The 12-year-old gross misconduct complaint against Western Cape judge president John Hlophe threatens to be indefinitely delayed because of an unresolved dispute over the state’s payment of his legal fees that has been dragging on for nearly two years.
Hlophe has already received more than R3.5m in state funding for the legal costs of his impeachment inquiry with no requirement that he pay back the money if he is found guilty of gross misconduct.
In response to questions from Business Day, the department of justice said a total of R3.5m had been paid to Hlophe’s legal team between November 2013 and October 2014, with R616,000 of this amount going to his attorney, Barnabas Xulu.
The judge president faces an impeachment inquiry over allegations that he tried to influence two Constitutional Court judges to rule in favour of then ANC president Jacob Zuma, in a battle over the search and seizure of 93,000 documents that would form the basis of the state’s corruption case against him.
Hlophe is also involved, directly and indirectly, in another two complaints before the Judicial Service Commission (JSC).
In the first case, his deputy Patricia Goliath is accusing him of preferential treatment for his wife, judge Gayaat Salie-Hlophe, assaulting and verbally abusing two judges, and attempting to influence the appointment of judges seen to be “favourably disposed” to Zuma to preside over the Earthlife Africa case involving the nuclear deal the former president was pushing.
In a complaint to the JSC, Goliath also wrote of an environment of fear and intimidation at the high court. She also alleged that Hlophe’s wife was a “law unto herself”, determining her own working days and hours as well as playing a central role in the appointment of acting judges. Both Hlophe and his wife have denied the allegations and Hlophe has lodged a counter-complaint against Goliath with the JSC.
Hlophe is also indirectly linked to a second JSC complaint through his attorney, Xulu. The attorney has lodged his own complaint against Goliath over her reluctance to issue an order that would result in him being paid R20m in legal fees from the then department of forestry & fisheries. That order, which Goliath did not grant, was recently overturned. Xulu was ordered to pay back the money.
Hlophe has also twice been accused of improperly making rulings in favour of Xulu’s clients, in both cases in matters involving the National Prosecuting Authority (NPA). In 2017, the Supreme Court of Appeal found that Hlophe may have been biased when he reversed an NPA preservation order granted against Xulu’s client, Matthews Mulaudzi, seemingly without even considering the state’s submissions.

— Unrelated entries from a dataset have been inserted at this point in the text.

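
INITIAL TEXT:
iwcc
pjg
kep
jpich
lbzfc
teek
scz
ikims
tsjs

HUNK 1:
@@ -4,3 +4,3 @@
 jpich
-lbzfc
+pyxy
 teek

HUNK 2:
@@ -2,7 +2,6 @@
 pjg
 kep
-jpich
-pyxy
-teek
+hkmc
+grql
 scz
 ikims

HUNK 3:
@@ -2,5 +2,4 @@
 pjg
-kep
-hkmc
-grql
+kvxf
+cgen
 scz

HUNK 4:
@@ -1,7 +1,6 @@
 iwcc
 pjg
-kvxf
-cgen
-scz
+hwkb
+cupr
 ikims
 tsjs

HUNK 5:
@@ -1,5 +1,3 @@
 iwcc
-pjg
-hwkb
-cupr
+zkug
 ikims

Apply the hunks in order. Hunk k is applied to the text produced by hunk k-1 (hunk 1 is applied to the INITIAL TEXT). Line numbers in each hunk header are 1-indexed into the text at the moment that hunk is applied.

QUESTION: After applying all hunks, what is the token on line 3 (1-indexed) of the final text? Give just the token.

Answer: ikims

Derivation:
Hunk 1: at line 4 remove [lbzfc] add [pyxy] -> 9 lines: iwcc pjg kep jpich pyxy teek scz ikims tsjs
Hunk 2: at line 2 remove [jpich,pyxy,teek] add [hkmc,grql] -> 8 lines: iwcc pjg kep hkmc grql scz ikims tsjs
Hunk 3: at line 2 remove [kep,hkmc,grql] add [kvxf,cgen] -> 7 lines: iwcc pjg kvxf cgen scz ikims tsjs
Hunk 4: at line 1 remove [kvxf,cgen,scz] add [hwkb,cupr] -> 6 lines: iwcc pjg hwkb cupr ikims tsjs
Hunk 5: at line 1 remove [pjg,hwkb,cupr] add [zkug] -> 4 lines: iwcc zkug ikims tsjs
Final line 3: ikims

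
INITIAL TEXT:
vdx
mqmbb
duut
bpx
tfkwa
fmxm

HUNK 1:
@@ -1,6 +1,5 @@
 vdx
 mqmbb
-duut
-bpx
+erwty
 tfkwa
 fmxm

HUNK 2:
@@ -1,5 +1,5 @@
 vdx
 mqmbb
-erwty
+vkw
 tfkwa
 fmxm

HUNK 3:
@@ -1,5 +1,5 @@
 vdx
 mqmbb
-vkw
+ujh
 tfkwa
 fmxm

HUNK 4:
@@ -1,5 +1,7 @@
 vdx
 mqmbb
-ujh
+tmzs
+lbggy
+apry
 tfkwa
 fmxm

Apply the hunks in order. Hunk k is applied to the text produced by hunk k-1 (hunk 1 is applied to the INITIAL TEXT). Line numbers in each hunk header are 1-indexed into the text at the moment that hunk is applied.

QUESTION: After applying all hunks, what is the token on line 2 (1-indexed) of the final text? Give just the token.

Answer: mqmbb

Derivation:
Hunk 1: at line 1 remove [duut,bpx] add [erwty] -> 5 lines: vdx mqmbb erwty tfkwa fmxm
Hunk 2: at line 1 remove [erwty] add [vkw] -> 5 lines: vdx mqmbb vkw tfkwa fmxm
Hunk 3: at line 1 remove [vkw] add [ujh] -> 5 lines: vdx mqmbb ujh tfkwa fmxm
Hunk 4: at line 1 remove [ujh] add [tmzs,lbggy,apry] -> 7 lines: vdx mqmbb tmzs lbggy apry tfkwa fmxm
Final line 2: mqmbb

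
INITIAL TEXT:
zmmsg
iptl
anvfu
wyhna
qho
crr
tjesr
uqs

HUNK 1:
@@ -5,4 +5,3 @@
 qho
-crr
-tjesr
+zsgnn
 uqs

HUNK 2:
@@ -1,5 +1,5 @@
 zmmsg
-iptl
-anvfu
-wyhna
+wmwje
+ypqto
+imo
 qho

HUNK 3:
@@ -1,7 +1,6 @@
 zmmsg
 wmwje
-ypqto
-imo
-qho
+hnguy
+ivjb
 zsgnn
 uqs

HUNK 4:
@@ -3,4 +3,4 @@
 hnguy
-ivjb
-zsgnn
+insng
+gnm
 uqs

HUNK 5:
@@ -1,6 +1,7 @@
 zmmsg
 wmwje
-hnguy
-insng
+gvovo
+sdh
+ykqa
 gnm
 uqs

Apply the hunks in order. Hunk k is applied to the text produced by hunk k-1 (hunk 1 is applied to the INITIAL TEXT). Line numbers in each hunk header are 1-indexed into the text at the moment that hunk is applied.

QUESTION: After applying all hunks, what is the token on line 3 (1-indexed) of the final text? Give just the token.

Hunk 1: at line 5 remove [crr,tjesr] add [zsgnn] -> 7 lines: zmmsg iptl anvfu wyhna qho zsgnn uqs
Hunk 2: at line 1 remove [iptl,anvfu,wyhna] add [wmwje,ypqto,imo] -> 7 lines: zmmsg wmwje ypqto imo qho zsgnn uqs
Hunk 3: at line 1 remove [ypqto,imo,qho] add [hnguy,ivjb] -> 6 lines: zmmsg wmwje hnguy ivjb zsgnn uqs
Hunk 4: at line 3 remove [ivjb,zsgnn] add [insng,gnm] -> 6 lines: zmmsg wmwje hnguy insng gnm uqs
Hunk 5: at line 1 remove [hnguy,insng] add [gvovo,sdh,ykqa] -> 7 lines: zmmsg wmwje gvovo sdh ykqa gnm uqs
Final line 3: gvovo

Answer: gvovo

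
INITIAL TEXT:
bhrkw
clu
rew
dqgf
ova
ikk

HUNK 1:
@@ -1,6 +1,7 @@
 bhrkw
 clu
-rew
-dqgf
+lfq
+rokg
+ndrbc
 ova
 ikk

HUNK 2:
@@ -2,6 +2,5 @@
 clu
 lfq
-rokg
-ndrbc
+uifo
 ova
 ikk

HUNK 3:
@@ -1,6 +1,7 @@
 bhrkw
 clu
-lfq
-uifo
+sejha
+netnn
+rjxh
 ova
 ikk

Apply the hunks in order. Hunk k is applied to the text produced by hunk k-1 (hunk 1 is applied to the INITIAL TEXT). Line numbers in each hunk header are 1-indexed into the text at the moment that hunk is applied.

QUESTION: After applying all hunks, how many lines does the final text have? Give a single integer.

Answer: 7

Derivation:
Hunk 1: at line 1 remove [rew,dqgf] add [lfq,rokg,ndrbc] -> 7 lines: bhrkw clu lfq rokg ndrbc ova ikk
Hunk 2: at line 2 remove [rokg,ndrbc] add [uifo] -> 6 lines: bhrkw clu lfq uifo ova ikk
Hunk 3: at line 1 remove [lfq,uifo] add [sejha,netnn,rjxh] -> 7 lines: bhrkw clu sejha netnn rjxh ova ikk
Final line count: 7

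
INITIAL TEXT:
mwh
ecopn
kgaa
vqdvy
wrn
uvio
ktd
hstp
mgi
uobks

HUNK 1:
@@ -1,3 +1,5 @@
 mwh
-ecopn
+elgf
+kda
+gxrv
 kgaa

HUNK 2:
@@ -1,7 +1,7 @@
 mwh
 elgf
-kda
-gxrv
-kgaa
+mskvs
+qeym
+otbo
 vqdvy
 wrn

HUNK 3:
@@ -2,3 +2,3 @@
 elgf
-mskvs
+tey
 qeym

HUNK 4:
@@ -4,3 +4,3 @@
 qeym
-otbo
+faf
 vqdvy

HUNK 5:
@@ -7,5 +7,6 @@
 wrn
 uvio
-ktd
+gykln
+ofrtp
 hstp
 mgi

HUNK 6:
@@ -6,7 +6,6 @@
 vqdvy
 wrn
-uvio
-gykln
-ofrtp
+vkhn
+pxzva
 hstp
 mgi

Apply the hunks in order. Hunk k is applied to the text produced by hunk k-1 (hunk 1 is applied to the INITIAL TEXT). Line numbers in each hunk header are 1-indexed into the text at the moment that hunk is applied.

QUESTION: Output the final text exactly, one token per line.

Hunk 1: at line 1 remove [ecopn] add [elgf,kda,gxrv] -> 12 lines: mwh elgf kda gxrv kgaa vqdvy wrn uvio ktd hstp mgi uobks
Hunk 2: at line 1 remove [kda,gxrv,kgaa] add [mskvs,qeym,otbo] -> 12 lines: mwh elgf mskvs qeym otbo vqdvy wrn uvio ktd hstp mgi uobks
Hunk 3: at line 2 remove [mskvs] add [tey] -> 12 lines: mwh elgf tey qeym otbo vqdvy wrn uvio ktd hstp mgi uobks
Hunk 4: at line 4 remove [otbo] add [faf] -> 12 lines: mwh elgf tey qeym faf vqdvy wrn uvio ktd hstp mgi uobks
Hunk 5: at line 7 remove [ktd] add [gykln,ofrtp] -> 13 lines: mwh elgf tey qeym faf vqdvy wrn uvio gykln ofrtp hstp mgi uobks
Hunk 6: at line 6 remove [uvio,gykln,ofrtp] add [vkhn,pxzva] -> 12 lines: mwh elgf tey qeym faf vqdvy wrn vkhn pxzva hstp mgi uobks

Answer: mwh
elgf
tey
qeym
faf
vqdvy
wrn
vkhn
pxzva
hstp
mgi
uobks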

Three years later, Hlophe is facing fresh claims that he granted a legally questionable order that financially benefited Xulu’s firm, allegedly behind closed doors. Environment, forestry & fisheries minister Barbara Creecy is now bringing a court challenge to that September 2018 order, which made Xulu’s firm an “implementing agent” in a more than R100m US repatriation settlement.
There appears to be no urgency in resolving the Xulu fees saga, with the JSC’s secretary, Sello Chiloane, stating nearly two years ago that the department of justice was “engaging” with Xulu about the payment of fees.
Business Day has also seen documentation that reveals that the state attorney’s office expressed serious concern about the allegedly exorbitant fees demanded by Xulu in Hlophe’s upcoming tribunal hearing, fees that were comparable to those of a senior counsel.
As a compromise, the state attorney’s office had offered Xulu R20,000 a day for his services in representing Hlophe. Xulu did not respond to queries about whether he would accept this amount.